With a lull in her career, Devi settled down for a while, putting on an enormous amount of weight that was to accompany her throughout the second phase of her career. It was Naushad who suggested she try acting. She made her debut as "Tun Tun" in S.U. Sunny's Babul (1950), a film produced by Naushad Ali himself and starring Dilip Kumar and Nargis.

Tun Tun gradually grew as the first comedienne of Indian cinema. Some of her important films as a comedienne are Guru Aar Paar (Across the Heart, 1954), Mr and Mrs 55 (1955) and Pyaasa (The Eternal Thirst, 1957), all directed by Guru Dutt.
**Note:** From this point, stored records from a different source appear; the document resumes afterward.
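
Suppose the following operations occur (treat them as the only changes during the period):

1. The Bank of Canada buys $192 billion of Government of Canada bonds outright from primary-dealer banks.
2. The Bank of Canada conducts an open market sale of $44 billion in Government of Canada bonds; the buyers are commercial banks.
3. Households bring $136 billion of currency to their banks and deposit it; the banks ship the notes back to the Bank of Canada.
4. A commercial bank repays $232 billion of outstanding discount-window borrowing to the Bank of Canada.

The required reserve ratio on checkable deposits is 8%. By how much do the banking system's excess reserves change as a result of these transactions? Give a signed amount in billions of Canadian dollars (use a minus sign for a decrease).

OMO purchase (from banks) $192 billion: reserves +$192B, deposits 0.
OMO sale (to banks) $44 billion: reserves −$44B, deposits 0.
Currency deposit $136 billion: reserves +$136B, deposits +$136B.
Discount-window repayment $232 billion: reserves −$232B, deposits 0.
Totals: Δreserves = +$52B, Δdeposits = +$136B.
Δrequired reserves = 8% × +$136B = +$10.88B.
Δexcess reserves = Δreserves − Δrequired = +$52B − (+$10.88B) = +$41.12 billion.

+$41.12 billion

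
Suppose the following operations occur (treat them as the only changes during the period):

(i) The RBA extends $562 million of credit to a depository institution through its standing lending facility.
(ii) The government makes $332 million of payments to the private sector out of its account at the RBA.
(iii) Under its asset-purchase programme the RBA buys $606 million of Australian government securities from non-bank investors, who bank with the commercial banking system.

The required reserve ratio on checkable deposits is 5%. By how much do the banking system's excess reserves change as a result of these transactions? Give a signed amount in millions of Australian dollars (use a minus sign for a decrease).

+$1453.1 million

Discount-window loan $562 million: reserves +$562M, deposits 0.
Government spending $332 million: reserves +$332M, deposits +$332M.
Asset purchase (from non-banks) $606 million: reserves +$606M, deposits +$606M.
Totals: Δreserves = +$1500M, Δdeposits = +$938M.
Δrequired reserves = 5% × +$938M = +$46.9M.
Δexcess reserves = Δreserves − Δrequired = +$1500M − (+$46.9M) = +$1453.1 million.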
She also acted with modern- day megastars, including with Amitabh Bachchan in Prakash Mehra's comedy blockbuster Namak Halal (1982).

Behind the facade of a comedienne, Uma Devi had a strong will to survive in the ruthless world of Bollywood films, where an artist is only ever as good as his last film.

Uma Devi Khatri, singer and actress: born 1923; married; died Bombay 24 November 2003.